Yes, I did google this, and found stuff, but nothing helpful, unfortunately. People seem to assume that you shouldn't serialize a string for transmission through a database system, because "you're never sure what you're going to get back"... Heck, YES I know what I should be getting back. I should be getting the same string...! Some people suggest simply rewriting the serialized string's sizes through a preg_replace_callback, but this is too CPU-intensive to my taste, and I'd like to find a logical solution, instead of a dirty hack.
Feel free to chip in, if only to say which solution you'd prefer. Thanks!
Okay, so a couple of weeks ago, I decided to shorten the {db_prefix}members table, by moving some of its 'optional' fields into the data field (which is a do-it-all column that holds a serialized array.)
Among the fields I moved, 'message_labels' had for my account a value of "À répondre", which is a label I made which means "pending reply". As you can see, there are accents in that string...
Now, imagine this. I'm trying to keep it simple:
$data = array('member_labels' => 'À répondre');
$data_field = serialize($data);
Then insert $data_field as the 'data' field in the members table.
All right..?
Now, do the reverse. unserialize($row['data']), basically.
Unserialize error.
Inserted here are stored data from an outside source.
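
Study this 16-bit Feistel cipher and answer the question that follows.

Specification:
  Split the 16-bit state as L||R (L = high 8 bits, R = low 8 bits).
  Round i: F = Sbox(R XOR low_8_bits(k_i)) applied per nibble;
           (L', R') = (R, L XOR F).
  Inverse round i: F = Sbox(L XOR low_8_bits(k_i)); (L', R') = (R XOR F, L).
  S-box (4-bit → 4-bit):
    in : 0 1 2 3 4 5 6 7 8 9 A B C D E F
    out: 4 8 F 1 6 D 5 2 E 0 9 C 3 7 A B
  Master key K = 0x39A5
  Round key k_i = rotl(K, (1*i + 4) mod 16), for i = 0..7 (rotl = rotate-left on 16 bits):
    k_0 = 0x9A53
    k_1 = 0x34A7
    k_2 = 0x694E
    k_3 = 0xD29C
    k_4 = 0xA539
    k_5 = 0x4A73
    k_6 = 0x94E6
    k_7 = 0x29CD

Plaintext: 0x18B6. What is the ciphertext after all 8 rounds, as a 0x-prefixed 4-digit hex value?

s_0 = plaintext = 0x18B6
s_1 = Round(s_0, k_0) = 0xB6B5
s_2 = Round(s_1, k_1) = 0xB539
s_3 = Round(s_2, k_2) = 0x3997
s_4 = Round(s_3, k_3) = 0x9775
s_5 = Round(s_4, k_4) = 0x75F4
s_6 = Round(s_5, k_5) = 0xF497
s_7 = Round(s_6, k_6) = 0x97DC
s_8 = Round(s_7, k_7) = 0xDC1F

0xDC1F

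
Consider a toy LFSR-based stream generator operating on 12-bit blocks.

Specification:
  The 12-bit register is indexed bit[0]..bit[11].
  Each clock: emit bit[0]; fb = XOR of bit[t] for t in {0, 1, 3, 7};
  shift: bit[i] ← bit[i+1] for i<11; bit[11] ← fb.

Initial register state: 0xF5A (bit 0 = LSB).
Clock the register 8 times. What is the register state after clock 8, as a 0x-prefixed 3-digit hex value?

reg_0 = 0xF5A
clock 1: out=0, reg = 0x7AD
clock 2: out=1, reg = 0xBD6
clock 3: out=0, reg = 0x5EB
clock 4: out=1, reg = 0x2F5
clock 5: out=1, reg = 0x17A
clock 6: out=0, reg = 0x0BD
clock 7: out=1, reg = 0x85E
clock 8: out=0, reg = 0x42F

0x42F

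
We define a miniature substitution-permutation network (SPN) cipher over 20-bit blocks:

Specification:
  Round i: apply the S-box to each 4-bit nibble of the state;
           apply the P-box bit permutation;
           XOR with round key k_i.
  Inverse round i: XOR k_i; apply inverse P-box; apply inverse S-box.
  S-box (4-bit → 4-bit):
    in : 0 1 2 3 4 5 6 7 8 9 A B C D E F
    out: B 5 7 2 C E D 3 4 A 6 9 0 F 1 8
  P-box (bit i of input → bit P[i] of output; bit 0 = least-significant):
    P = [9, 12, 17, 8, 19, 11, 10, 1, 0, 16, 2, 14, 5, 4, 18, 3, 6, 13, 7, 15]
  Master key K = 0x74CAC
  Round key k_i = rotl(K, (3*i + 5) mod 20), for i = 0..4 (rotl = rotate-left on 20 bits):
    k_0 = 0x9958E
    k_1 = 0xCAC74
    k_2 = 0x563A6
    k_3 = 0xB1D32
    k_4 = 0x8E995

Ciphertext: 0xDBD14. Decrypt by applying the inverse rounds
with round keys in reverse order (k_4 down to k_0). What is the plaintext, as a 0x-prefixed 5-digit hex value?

0x936E6

s_0 = ciphertext = 0xDBD14
s_1 = InvRound(s_0, k_4) = 0x88083
s_2 = InvRound(s_1, k_3) = 0x477A5
s_3 = InvRound(s_2, k_2) = 0xCC743
s_4 = InvRound(s_3, k_1) = 0x3769B
s_5 = InvRound(s_4, k_0) = 0x936E6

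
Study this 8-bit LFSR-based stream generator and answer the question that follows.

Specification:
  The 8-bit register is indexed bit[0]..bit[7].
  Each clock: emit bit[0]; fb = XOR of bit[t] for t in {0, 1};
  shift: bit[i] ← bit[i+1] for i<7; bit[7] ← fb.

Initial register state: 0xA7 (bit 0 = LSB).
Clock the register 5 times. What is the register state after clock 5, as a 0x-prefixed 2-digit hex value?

reg_0 = 0xA7
clock 1: out=1, reg = 0x53
clock 2: out=1, reg = 0x29
clock 3: out=1, reg = 0x94
clock 4: out=0, reg = 0x4A
clock 5: out=0, reg = 0xA5

0xA5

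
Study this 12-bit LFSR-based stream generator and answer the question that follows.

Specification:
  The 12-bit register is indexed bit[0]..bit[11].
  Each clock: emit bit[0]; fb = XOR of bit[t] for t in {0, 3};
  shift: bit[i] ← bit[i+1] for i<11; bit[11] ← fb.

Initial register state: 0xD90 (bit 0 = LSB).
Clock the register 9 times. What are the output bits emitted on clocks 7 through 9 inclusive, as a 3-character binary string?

reg_0 = 0xD90
clock 1: out=0, reg = 0x6C8
clock 2: out=0, reg = 0xB64
clock 3: out=0, reg = 0x5B2
clock 4: out=0, reg = 0x2D9
clock 5: out=1, reg = 0x16C
clock 6: out=0, reg = 0x8B6
clock 7: out=0, reg = 0x45B
clock 8: out=1, reg = 0x22D
clock 9: out=1, reg = 0x116

011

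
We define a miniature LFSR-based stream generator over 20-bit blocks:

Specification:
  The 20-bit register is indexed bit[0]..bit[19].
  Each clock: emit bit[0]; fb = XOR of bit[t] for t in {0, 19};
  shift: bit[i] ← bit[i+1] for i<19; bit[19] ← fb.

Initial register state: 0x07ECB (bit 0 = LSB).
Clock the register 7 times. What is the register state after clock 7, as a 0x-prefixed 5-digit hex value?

reg_0 = 0x07ECB
clock 1: out=1, reg = 0x83F65
clock 2: out=1, reg = 0x41FB2
clock 3: out=0, reg = 0x20FD9
clock 4: out=1, reg = 0x907EC
clock 5: out=0, reg = 0xC83F6
clock 6: out=0, reg = 0xE41FB
clock 7: out=1, reg = 0x720FD

0x720FD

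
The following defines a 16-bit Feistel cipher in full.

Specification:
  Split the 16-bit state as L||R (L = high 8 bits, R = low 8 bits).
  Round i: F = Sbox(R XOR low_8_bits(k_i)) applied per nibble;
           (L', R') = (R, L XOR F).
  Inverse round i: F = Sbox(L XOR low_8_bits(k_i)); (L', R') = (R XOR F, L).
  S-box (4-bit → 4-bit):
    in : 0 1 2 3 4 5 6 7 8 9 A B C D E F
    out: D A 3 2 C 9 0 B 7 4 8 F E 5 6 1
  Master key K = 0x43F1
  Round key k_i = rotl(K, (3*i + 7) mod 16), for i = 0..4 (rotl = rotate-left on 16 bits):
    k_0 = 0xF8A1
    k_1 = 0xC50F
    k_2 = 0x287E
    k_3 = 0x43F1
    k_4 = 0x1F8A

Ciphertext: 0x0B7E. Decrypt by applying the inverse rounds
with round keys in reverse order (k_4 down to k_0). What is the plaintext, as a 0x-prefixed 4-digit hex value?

s_0 = ciphertext = 0x0B7E
s_1 = InvRound(s_0, k_4) = 0x040B
s_2 = InvRound(s_1, k_3) = 0x1204
s_3 = InvRound(s_2, k_2) = 0x0A12
s_4 = InvRound(s_3, k_1) = 0xCB0A
s_5 = InvRound(s_4, k_0) = 0x02CB

0x02CB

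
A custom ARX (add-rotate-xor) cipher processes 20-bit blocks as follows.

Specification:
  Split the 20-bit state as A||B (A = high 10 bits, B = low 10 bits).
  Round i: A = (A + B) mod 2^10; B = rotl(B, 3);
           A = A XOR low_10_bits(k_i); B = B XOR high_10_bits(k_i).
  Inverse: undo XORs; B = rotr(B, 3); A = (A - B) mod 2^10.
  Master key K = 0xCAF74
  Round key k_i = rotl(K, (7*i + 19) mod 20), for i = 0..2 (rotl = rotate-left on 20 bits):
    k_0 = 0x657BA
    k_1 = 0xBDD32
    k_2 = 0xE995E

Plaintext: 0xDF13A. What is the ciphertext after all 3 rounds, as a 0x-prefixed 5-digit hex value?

s_0 = plaintext = 0xDF13A
s_1 = Round(s_0, k_0) = 0xC3047
s_2 = Round(s_1, k_1) = 0x984CF
s_3 = Round(s_2, k_2) = 0x9B9DF

0x9B9DF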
Ouch.
Why so?
Because, apparently, the string was turned into a different format between the moment it was serialized, and the moment I attempted to unserialize. This only happens for data fields that contain accents or other weird characters, so English users probably never saw this happen. A serialized string first holds the size of a string, then its contents. If the string is modified in the meantime, then the size won't match, and this will trigger an unserialize error.
- Now, I attempted to 'correct' this by turning my serialized strings into JSON strings instead. But by default, PHP decodes these into stdClass objects, which sucks, because I either have to specifically recast them as arrays, or add a parameter in json_decode.
Okay, I can live with that... But other tables in Wedge also hold a 'data' field, which in turn is also a serialized string. Does it mean I should use json_encode instead everywhere...?
That was my first solution. The advantage of JSON is that it makes shorter strings, but they're also slightly slower to decode. Not that much, mind you...
Okay, next solution? - Call westr::utf8_to_entity() on every array I'm going to serialize. Unfortunately, it's also a slow function, and to be sure, we need to call it on every single data sub-field, which could eventually waste a lot of time. This is the currently (half-) implemented solution.
- Try to find a solution to that storage problem. I didn't try this first, because honestly I suck at handling UTF in databases. But logic dictates that if you store a UTF8 string and retrieve it, as long as the database is UTF8, it should return the same UTF8 string. Unfortunately, it doesn't seem to do that. Is this a bug in the Wedge codebase? SMF codebase? Or a problem with my database?
Yes, I did google this, and found stuff, but nothing helpful, unfortunately. People seem to assume that you shouldn't serialize a string for transmission through a database system, because "you're never sure what you're going to get back"... Heck, YES I know what I should be getting back. I should be getting the same string...! Some people suggest simply rewriting the serialized string's sizes through a preg_replace_callback, but this is too CPU-intensive to my taste, and I'd like to find a logical solution, instead of a dirty hack.
Feel free to chip in, if only to say which solution you'd prefer. Thanks!